Matt Golombek is the SOWG chair again, and he states bluntly that we'll be driving. "I'm here for three sols and I want to be at the rim before I'm off." There's little, if any, opposition to this goal, but some of them underestimate Matt's eagerness. In discussing the long-term plan, a scientist says offhandedly that the rim is about two 15m drives away, and Matt quickly corrects him: "One 30m drive, thanks!"
Where exactly on the rim do we want to be? Ahead of us and a little to the right, on the very lip of the crater, we can see two largish rocks that might be very interesting science targets. One of them appears to be black (though this may just be shadowing), and is jokingly dubbed "Darth Vader." So the other, lighter-colored rock is tentatively named "Luke Skywalker." The plan tomorrow is to drive Spirit up to the rim between Darth and Luke, which are easily far enough apart for this. On subsequent sols, we'll look into the crater from that position, do remote sensing on both rocks, and then probably pick one of them for more focused study.
Since I'm shadowing today, I get to slack off. (What this actually means: I do other work, not rover-driving work.) I also get to attend the end-of-sol science discussion, which today is about the rim traverse plan. We'll reach the crater rim at its southwest edge and traverse the southern rim from the southwest area to the southeast or east. We won't go all the way around (this would be about 750m), as our next destination is the Columbia Hills to the east. When we reach the eastern edge of the crater, we'll literally head for the hills.

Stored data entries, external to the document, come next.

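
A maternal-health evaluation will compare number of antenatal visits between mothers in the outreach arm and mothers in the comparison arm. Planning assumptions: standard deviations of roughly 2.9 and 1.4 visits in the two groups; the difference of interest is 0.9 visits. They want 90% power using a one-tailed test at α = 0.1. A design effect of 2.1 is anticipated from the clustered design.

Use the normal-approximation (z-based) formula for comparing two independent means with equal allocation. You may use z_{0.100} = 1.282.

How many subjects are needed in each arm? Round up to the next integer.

n = 177 per group

n = (z_α + z_β)² · (σ₁² + σ₂²) / δ²
  = (1.282 + 1.282)² · (2.9² + 1.4² = 10.37) / 0.9²
  = 6.5741 · 10.37 / 0.81
  = 84.16
Design effect: 2.1 × 84.16 = 176.75.
Round up → n = 177 per group.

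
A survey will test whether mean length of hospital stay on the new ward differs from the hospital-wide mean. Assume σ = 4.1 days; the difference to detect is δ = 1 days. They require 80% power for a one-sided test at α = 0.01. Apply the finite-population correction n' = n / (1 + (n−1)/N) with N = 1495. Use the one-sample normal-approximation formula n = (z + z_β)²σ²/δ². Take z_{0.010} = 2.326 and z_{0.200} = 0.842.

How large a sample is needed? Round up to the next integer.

n = 152

n = (z_α + z_β)² · σ² / δ²
  = (2.326 + 0.842)² · 4.1² / 1²
  = 10.0362 · 16.81 / 1
  = 168.71
Finite-population correction (N = 1495): 168.71 / (1 + (168.71 − 1)/1495) = 151.69.
Round up → n = 152.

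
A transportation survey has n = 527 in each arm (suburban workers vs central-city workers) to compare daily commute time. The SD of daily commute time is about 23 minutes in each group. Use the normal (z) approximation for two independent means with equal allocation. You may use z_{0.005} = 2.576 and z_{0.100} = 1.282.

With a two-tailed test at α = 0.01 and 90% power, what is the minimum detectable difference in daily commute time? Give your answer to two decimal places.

δ = (z_{α/2} + z_β) · √((σ₁²+σ₂²)/n)
  = (2.576 + 1.282) · √(1058/527)
  = 3.858 · √2.0076
  = 3.858 · 1.4169
  = 5.4664

Minimum detectable difference ≈ 5.47 minutes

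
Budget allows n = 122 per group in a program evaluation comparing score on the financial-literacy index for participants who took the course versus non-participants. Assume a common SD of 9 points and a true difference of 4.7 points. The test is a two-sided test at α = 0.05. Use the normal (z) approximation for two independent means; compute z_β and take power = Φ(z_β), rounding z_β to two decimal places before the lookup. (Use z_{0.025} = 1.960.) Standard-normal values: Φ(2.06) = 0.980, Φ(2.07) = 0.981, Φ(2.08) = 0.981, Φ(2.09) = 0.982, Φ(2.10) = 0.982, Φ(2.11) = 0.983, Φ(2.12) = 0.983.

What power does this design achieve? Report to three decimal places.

z_β = δ·√(n/(σ₁²+σ₂²)) − z_{α/2}
    = 4.7 · √(122/162) − 1.960
    = 4.7 · 0.86781 − 1.960
    = 4.0787 − 1.960 = 2.1187 → 2.12
Power = Φ(2.12) = 0.983.

Power ≈ 0.983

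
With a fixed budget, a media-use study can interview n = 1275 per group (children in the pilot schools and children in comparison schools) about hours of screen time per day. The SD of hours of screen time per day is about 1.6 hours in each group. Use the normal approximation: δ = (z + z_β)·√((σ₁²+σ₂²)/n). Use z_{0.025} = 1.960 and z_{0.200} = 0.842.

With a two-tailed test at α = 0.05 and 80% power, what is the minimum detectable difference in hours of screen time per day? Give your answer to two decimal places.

Minimum detectable difference ≈ 0.18 hours

δ = (z_{α/2} + z_β) · √((σ₁²+σ₂²)/n)
  = (1.960 + 0.842) · √(5.12/1275)
  = 2.802 · √0.00402
  = 2.802 · 0.0634
  = 0.1776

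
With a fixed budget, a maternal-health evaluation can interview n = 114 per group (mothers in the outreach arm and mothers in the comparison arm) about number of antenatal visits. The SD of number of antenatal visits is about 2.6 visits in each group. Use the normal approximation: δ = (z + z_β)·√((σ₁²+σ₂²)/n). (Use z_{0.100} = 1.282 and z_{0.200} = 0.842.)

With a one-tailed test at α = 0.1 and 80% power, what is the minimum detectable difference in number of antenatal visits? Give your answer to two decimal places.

Minimum detectable difference ≈ 0.73 visits

δ = (z_α + z_β) · √((σ₁²+σ₂²)/n)
  = (1.282 + 0.842) · √(13.52/114)
  = 2.124 · √0.1186
  = 2.124 · 0.3444
  = 0.7315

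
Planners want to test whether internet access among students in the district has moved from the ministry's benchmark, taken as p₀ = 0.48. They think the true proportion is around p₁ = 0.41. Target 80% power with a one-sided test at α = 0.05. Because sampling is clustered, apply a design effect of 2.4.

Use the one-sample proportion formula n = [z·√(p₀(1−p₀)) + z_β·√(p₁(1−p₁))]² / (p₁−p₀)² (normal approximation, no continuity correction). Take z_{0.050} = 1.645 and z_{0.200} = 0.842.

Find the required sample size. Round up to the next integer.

n = [z_α·√(p₀q₀) + z_β·√(p₁q₁)]² / (p₁ − p₀)²
  = [1.645·√(0.48·0.52) + 0.842·√(0.41·0.59)]² / (-0.07)²
  = [1.645·0.4996 + 0.842·0.4918]² / 0.0049
  = [1.2360]² / 0.0049
  = 311.76
Design effect: 2.4 × 311.76 = 748.22.
Round up → n = 749.

n = 749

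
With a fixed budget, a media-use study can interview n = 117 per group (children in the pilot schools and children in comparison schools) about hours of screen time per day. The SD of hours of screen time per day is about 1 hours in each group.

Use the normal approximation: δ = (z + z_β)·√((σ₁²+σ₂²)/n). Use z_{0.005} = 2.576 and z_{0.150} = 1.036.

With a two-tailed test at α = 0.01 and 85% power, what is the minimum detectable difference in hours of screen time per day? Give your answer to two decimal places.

δ = (z_{α/2} + z_β) · √((σ₁²+σ₂²)/n)
  = (2.576 + 1.036) · √(2/117)
  = 3.612 · √0.01709
  = 3.612 · 0.1307
  = 0.4722

Minimum detectable difference ≈ 0.47 hours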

But will we enter the crater first? There's a lot of support for this, but we won't know whether we can do it until we reach the rim: if it's too steep, or the sand is too lose -- or there's just nothing of interest -- we'll skip it. We should know in a sol or two.
Courtesy NASA/JPL-Caltech. Final front HAZCAM image showing Serendipity Trench, the terrain we disturbed by our back-and-forth "roverdancing" at the end of the drive.